Teams of researchers are scrambling to find new encryption methods that quantum computers cannot manipulate, based on more secure equations. The working assumption is that if you can find one of these mathematical problems that are easy to do one way but difficult to do the other way—and it’s not solvable as part of the hidden subgroup problem then it should be capable of withstanding attack by quantum computer.
“There are a lot of problems that cryptography is based on right now that, actually, we don’t think can be solved by normal computers,” says Vadim Lyubashevsky, a quantum-safe cryptography researcher at IBM Research–Zurich. But many of these encryption algorithms (including those that rely on multiplying two large prime numbers together) were originally developed decades ago, before researchers had developed quantum algorithms that could outperform classical ones.

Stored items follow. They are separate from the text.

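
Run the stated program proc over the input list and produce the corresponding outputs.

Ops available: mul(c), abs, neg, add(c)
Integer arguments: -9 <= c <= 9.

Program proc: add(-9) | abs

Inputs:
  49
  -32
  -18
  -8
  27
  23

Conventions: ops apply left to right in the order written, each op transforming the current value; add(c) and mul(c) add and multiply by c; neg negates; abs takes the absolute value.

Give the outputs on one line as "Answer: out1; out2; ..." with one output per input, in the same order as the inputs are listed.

Execution, op by op:
  49 -> 40 -> 40
  -32 -> -41 -> 41
  -18 -> -27 -> 27
  -8 -> -17 -> 17
  27 -> 18 -> 18
  23 -> 14 -> 14

40; 41; 27; 17; 18; 14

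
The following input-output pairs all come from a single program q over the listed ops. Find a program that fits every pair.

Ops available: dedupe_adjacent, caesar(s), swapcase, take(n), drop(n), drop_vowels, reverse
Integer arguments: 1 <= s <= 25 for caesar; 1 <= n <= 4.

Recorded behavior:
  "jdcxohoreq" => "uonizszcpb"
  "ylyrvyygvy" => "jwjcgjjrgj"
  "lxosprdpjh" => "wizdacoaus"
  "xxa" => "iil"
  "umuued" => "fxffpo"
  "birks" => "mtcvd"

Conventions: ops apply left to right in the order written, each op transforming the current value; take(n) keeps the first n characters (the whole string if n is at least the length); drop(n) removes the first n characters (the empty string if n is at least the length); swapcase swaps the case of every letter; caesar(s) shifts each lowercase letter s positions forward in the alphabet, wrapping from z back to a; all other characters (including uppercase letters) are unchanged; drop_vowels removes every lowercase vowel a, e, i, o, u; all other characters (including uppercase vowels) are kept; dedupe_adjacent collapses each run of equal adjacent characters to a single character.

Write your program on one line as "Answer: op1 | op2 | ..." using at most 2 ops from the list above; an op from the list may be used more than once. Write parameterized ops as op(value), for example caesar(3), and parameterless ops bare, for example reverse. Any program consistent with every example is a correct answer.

caesar(14) | caesar(23)

Check, running the answer program on each example:
  "jdcxohoreq" -> "xrqlcvcfse" -> "uonizszcpb"
  "ylyrvyygvy" -> "mzmfjmmujm" -> "jwjcgjjrgj"
  "lxosprdpjh" -> "zlcgdfrdxv" -> "wizdacoaus"
  "xxa" -> "llo" -> "iil"
  "umuued" -> "iaiisr" -> "fxffpo"
  "birks" -> "pwfyg" -> "mtcvd"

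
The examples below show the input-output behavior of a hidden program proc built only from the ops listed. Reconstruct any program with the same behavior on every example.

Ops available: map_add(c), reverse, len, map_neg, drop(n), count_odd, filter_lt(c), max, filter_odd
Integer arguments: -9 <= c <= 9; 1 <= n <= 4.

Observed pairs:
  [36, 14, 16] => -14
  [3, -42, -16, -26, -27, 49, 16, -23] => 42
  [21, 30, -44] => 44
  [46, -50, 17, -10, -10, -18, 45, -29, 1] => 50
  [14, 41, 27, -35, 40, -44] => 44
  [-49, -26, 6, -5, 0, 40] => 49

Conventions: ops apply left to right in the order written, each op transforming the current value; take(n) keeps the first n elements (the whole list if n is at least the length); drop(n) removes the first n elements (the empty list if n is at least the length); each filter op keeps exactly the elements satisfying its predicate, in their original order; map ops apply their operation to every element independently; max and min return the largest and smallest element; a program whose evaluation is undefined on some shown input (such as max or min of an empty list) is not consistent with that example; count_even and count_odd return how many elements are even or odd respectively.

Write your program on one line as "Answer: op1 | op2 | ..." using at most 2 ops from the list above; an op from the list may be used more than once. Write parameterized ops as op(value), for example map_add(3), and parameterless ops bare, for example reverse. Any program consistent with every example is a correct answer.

map_neg | max

Check, running the answer program on each example:
  [36, 14, 16] -> [-36, -14, -16] -> -14
  [3, -42, -16, -26, -27, 49, 16, -23] -> [-3, 42, 16, 26, 27, -49, -16, 23] -> 42
  [21, 30, -44] -> [-21, -30, 44] -> 44
  [46, -50, 17, -10, -10, -18, 45, -29, 1] -> [-46, 50, -17, 10, 10, 18, -45, 29, -1] -> 50
  [14, 41, 27, -35, 40, -44] -> [-14, -41, -27, 35, -40, 44] -> 44
  [-49, -26, 6, -5, 0, 40] -> [49, 26, -6, 5, 0, -40] -> 49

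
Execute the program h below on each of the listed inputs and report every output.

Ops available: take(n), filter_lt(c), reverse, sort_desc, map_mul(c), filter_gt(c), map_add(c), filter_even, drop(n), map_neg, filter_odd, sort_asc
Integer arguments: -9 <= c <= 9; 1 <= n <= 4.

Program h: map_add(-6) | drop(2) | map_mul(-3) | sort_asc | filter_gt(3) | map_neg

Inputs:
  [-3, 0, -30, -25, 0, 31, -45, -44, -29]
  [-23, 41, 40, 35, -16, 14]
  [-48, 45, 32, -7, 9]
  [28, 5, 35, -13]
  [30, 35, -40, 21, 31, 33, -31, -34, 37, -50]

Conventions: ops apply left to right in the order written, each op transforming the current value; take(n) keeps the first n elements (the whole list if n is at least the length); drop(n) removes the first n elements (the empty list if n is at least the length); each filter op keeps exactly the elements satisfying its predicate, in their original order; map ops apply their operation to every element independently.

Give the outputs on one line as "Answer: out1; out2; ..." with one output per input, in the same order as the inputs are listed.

[-18, -93, -105, -108, -150, -153]; [-66]; [-39]; [-57]; [-111, -120, -138, -168]

Execution, op by op:
  [-3, 0, -30, -25, 0, 31, -45, -44, -29] -> [-9, -6, -36, -31, -6, 25, -51, -50, -35] -> [-36, -31, -6, 25, -51, -50, -35] -> [108, 93, 18, -75, 153, 150, 105] -> [-75, 18, 93, 105, 108, 150, 153] -> [18, 93, 105, 108, 150, 153] -> [-18, -93, -105, -108, -150, -153]
  [-23, 41, 40, 35, -16, 14] -> [-29, 35, 34, 29, -22, 8] -> [34, 29, -22, 8] -> [-102, -87, 66, -24] -> [-102, -87, -24, 66] -> [66] -> [-66]
  [-48, 45, 32, -7, 9] -> [-54, 39, 26, -13, 3] -> [26, -13, 3] -> [-78, 39, -9] -> [-78, -9, 39] -> [39] -> [-39]
  [28, 5, 35, -13] -> [22, -1, 29, -19] -> [29, -19] -> [-87, 57] -> [-87, 57] -> [57] -> [-57]
  [30, 35, -40, 21, 31, 33, -31, -34, 37, -50] -> [24, 29, -46, 15, 25, 27, -37, -40, 31, -56] -> [-46, 15, 25, 27, -37, -40, 31, -56] -> [138, -45, -75, -81, 111, 120, -93, 168] -> [-93, -81, -75, -45, 111, 120, 138, 168] -> [111, 120, 138, 168] -> [-111, -120, -138, -168]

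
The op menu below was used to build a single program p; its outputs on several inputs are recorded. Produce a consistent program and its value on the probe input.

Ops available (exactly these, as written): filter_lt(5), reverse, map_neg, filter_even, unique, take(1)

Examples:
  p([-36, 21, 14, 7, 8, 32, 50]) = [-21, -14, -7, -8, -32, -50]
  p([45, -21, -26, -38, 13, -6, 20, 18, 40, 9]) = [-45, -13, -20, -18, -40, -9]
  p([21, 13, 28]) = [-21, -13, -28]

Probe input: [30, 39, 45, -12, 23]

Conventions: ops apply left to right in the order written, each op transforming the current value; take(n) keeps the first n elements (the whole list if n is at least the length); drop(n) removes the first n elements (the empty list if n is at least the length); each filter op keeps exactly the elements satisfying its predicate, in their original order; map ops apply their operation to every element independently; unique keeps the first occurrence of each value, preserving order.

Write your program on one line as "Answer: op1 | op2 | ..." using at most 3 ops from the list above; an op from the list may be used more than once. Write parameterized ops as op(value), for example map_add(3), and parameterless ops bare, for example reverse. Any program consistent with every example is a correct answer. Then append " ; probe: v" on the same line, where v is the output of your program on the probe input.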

Because there are many of these types of problems, organizations such as NIST are trying to narrow down the potential options in order to develop a standardized method for quantum-proof encryption.
IBM is not waiting for the results of this competition, however. In August the company announced its researchers had used its NIST submission, a system dubbed CRYSTALS (short for Cryptographic Suite for Algebraic Lattices) to successfully encrypt a magnetic-tape storage drive.